Recruitment advertisements for at least 10 native English speakers as "consultants" have been widely circulated on various news outlets and websites.

Many English reporters in other Beijing-based media organisations said they had received "very competitive salary package" offers from the Global Times as the head-hunting campaign becomes more urgent, with some saying apartments were being offered as well as high salaries.

"I was told that an editor could be paid 300,000 yuan (HK$341,000) a year, with a one-off offer of an apartment," one reporter said.

China Newsweek, a China News Service-owned weekly popular among young Chinese people, is speeding up preparation for an English-language edition to be published in the US.

A Beijing source said that the weekly would be backed by 200 million yuan in capital from CNS.

As with Communism itself, this media plan is good in theory.  There's no doubt that there is a gaping need for more Chinese viewpoints in the great discussions of the day.  If Qatar can have an internationally-influential television channel, surely China can too.  And there's no reason why the New York Times, the Guardian, BBC, CNN et al should have a disproportionate sway on what we see and hear.

China's point of view and context for that point of view are sadly lacking, as I'm reminded of each time I'm asked to guest on a foreign radio station.  But before we start considering an international Xinhua TV channel, what happened to CCTV 9?  Isn't CCTV 9 supposed to present China's view to the world? Is there a point in lauching a second one without fixing the first?

The problem isn't lack of TV channels or media outlets that present China's case to foreigners, it's the lack of any media outlets that present China's case well.  If Xinhua's new TV endeavor is run in the same manner CCTV is, with the same group of life-long communist party members in bad suits calling the shots, it will be doomed to failure.  In fact, I'd go one step further:  any mainland Chinese run media outlet will be taken less seriously as long as general media controls are in place.
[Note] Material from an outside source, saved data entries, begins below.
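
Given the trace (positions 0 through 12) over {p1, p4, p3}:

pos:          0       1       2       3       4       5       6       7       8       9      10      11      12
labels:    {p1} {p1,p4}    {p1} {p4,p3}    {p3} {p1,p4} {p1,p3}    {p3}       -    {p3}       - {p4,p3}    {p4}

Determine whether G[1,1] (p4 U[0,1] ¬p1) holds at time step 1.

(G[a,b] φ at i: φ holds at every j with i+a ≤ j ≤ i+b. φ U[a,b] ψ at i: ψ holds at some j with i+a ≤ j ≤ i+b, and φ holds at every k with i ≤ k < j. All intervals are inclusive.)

Does not hold

Check (p4 U[0,1] ¬p1) at every j in [2,2]:
  j=2: fails
Fails at j=2 → formula fails.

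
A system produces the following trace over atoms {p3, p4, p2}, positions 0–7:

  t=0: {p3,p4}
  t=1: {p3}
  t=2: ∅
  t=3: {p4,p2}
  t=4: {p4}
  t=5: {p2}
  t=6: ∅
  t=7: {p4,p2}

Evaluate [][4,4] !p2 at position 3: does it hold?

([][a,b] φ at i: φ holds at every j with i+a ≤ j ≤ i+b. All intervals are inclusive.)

No

Check !p2 at every j in [7,7]:
  j=7: false
Fails at j=7 → formula fails.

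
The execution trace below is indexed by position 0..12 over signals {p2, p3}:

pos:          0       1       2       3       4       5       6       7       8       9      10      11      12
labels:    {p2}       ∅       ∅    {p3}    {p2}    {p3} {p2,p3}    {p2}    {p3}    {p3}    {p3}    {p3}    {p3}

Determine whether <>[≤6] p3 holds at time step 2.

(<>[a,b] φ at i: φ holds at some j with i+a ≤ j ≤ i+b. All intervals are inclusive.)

Check p3 at each j in [2,8]:
  j=2: false
  j=3: true
  j=4: false
  j=5: true
  j=6: true
  j=7: false
  j=8: true
Found at j=3 → formula holds.

Yes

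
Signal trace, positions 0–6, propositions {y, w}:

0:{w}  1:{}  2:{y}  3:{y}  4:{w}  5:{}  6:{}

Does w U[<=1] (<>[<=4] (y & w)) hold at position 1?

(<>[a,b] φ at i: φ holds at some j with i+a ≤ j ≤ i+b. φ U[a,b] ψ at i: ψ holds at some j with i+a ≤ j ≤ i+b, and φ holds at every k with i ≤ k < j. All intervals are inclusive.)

Need some j in [1,2] with <>[<=4] (y & w), and w at every k in [1,j-1].
  j=1: <>[<=4] (y & w) — fails (none in [1,5]).
  j=2: <>[<=4] (y & w) — fails (none in [2,6]).
No j in the window works → until fails.

False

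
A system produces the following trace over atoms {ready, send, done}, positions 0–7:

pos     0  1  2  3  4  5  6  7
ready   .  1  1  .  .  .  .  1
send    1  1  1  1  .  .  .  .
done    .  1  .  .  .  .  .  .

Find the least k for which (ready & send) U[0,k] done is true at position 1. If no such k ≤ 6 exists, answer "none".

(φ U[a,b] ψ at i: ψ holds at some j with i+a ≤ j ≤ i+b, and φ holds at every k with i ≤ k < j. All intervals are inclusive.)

0

Need earliest j ≥ 1 with done, and (ready & send) at every k in [1,j-1].
  j=1: rhs holds (empty prefix). k = 0.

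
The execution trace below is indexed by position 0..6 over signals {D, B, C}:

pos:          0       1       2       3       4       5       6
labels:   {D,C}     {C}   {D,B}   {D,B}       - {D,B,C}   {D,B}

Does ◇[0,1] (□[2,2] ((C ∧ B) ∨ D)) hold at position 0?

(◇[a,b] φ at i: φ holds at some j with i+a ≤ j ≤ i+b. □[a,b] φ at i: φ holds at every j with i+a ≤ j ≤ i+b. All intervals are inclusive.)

Yes

Check □[2,2] ((C ∧ B) ∨ D) at each j in [0,1]:
  j=0: holds on [2,2]
  j=1: holds on [3,3]
Found at j=0 → formula holds.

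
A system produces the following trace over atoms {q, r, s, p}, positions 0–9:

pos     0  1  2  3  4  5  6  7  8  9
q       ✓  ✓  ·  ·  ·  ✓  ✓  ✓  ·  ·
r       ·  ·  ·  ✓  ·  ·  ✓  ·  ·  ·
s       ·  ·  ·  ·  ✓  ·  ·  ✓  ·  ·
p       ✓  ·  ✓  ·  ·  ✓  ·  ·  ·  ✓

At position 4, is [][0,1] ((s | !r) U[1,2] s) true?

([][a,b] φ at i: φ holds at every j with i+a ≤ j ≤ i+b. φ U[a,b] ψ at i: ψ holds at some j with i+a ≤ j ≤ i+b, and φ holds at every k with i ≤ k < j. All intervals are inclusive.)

False

Check ((s | !r) U[1,2] s) at every j in [4,5]:
  j=4: fails
  j=5: fails
Fails at j=4 → formula fails.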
Which brings me to my second point: the credibility of the media in China.  China could open a hundred news organizations and blanket the world with China's point of view, but it would be greeted with just as much suspicion as it is now because China, despite all of its advancements, remains a one-party state with absolute control over all domestic media.  This investment in more coverage may help to a degree: sure, we all know that China Daily is a government mouthpiece, but we read it because we get to know what the government thinks and it provides a decent (I'm being generous) roundup of what's going on in the country. A new Xinhua TV Channel or Global Times newspaper may provide the same.  But at the end of the day, it's a lot of money being thrown at the symptom. China can't buy itself credibility.  Not even for 45 billion. 
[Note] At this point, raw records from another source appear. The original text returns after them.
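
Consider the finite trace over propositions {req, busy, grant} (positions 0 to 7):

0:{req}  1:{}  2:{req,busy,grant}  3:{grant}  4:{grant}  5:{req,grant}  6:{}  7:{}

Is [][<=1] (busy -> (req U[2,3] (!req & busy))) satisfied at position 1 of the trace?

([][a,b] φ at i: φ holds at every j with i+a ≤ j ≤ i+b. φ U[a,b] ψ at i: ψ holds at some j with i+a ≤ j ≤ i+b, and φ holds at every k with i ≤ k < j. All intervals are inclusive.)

Check (busy -> (req U[2,3] (!req & busy))) at every j in [1,2]:
  j=1: antecedent false → ✓
  j=2: antecedent true; consequent fails → ✗
Fails at j=2 → formula fails.

False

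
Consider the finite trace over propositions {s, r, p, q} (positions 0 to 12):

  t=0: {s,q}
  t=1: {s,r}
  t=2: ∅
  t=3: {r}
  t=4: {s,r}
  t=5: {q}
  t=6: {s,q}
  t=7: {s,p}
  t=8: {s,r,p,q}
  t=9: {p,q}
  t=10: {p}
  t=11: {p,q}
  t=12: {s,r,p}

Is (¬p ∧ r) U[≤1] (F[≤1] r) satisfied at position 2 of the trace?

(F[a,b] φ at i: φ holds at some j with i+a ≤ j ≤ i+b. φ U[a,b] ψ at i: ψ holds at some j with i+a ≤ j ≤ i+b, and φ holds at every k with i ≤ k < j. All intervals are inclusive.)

Holds

Need some j in [2,3] with F[≤1] r, and (¬p ∧ r) at every k in [2,j-1].
  j=2: F[≤1] r holds; no prefix to check → satisfied.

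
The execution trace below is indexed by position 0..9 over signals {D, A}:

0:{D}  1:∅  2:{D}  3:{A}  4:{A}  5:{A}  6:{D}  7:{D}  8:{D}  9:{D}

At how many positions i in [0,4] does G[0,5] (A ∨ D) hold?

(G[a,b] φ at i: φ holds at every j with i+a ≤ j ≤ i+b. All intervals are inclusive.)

Evaluate at each i in [0,4]:
  i=0: ✗ (fails at j=1)
  i=1: ✗ (fails at j=1)
  i=2: ✓ (all of [2,7])
  i=3: ✓ (all of [3,8])
  i=4: ✓ (all of [4,9])
Positions where it holds: {2, 3, 4} → 3.

3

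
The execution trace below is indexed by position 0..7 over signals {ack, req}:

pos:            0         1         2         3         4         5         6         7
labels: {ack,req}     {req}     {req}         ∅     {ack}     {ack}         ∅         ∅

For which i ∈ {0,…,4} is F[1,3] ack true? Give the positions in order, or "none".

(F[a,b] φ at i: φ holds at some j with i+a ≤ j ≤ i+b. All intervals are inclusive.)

1, 2, 3, 4

Evaluate at each i in [0,4]:
  i=0: ✗ (none in [1,3])
  i=1: ✓ (witness j=4)
  i=2: ✓ (witness j=4)
  i=3: ✓ (witness j=4)
  i=4: ✓ (witness j=5)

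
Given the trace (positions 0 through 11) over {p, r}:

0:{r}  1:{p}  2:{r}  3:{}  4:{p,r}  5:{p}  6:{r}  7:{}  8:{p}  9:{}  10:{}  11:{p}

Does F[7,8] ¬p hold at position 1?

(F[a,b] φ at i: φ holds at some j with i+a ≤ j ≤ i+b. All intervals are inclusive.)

Check ¬p at each j in [8,9]:
  j=8: false
  j=9: true
Found at j=9 → formula holds.

Yes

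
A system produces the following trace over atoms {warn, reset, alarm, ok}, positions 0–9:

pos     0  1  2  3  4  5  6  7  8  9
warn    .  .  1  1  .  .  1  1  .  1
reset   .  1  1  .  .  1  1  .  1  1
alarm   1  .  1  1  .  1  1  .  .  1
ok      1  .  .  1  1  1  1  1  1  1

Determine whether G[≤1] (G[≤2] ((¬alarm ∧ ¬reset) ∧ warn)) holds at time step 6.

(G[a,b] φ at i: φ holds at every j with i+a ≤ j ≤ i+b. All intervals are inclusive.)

Check G[≤2] ((¬alarm ∧ ¬reset) ∧ warn) at every j in [6,7]:
  j=6: fails at 6
  j=7: fails at 8
Fails at j=6 → formula fails.

False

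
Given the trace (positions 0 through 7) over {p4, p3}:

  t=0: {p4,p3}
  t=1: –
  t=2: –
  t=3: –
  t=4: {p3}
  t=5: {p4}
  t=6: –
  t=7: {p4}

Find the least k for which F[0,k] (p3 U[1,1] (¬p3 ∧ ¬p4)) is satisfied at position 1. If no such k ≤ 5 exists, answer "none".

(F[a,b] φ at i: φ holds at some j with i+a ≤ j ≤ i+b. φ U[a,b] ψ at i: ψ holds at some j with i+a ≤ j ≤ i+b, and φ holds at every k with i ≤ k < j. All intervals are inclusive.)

none

Scan j = 1,2,… for (p3 U[1,1] (¬p3 ∧ ¬p4)):
  j=1: fails
  j=2: fails
  j=3: fails
  j=4: fails
  j=5: fails
  j=6: fails
No j in [1,6] satisfies it → none.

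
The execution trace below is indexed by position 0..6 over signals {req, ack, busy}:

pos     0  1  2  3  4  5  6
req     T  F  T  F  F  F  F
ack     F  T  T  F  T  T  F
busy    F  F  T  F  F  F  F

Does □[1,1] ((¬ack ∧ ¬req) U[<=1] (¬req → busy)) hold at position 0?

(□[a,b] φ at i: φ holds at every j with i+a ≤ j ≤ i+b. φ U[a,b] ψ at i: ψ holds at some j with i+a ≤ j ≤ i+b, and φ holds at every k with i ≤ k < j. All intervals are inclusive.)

Check ((¬ack ∧ ¬req) U[<=1] (¬req → busy)) at every j in [1,1]:
  j=1: fails
Fails at j=1 → formula fails.

No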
To be successful, in my humble opinion, the new international TV station or newspaper must be given free reign to cover what it wants.  It needs to be run on a system of merit and good journalism, not longevity, adherence to party principles, or loyalty to China (that sounds outdated, but that's how media organizations are still run in mainland China). If it selectively avoids sensitive subjects (for example, not running a story on the June 4 vigil in Hong Kong each year), perhaps people can look past it if the rest of the journalism is quality. But one lead story on Hu Jintao's win-win visit to Lesotho, which adheres to the One China Policy, and, well.... you get the picture.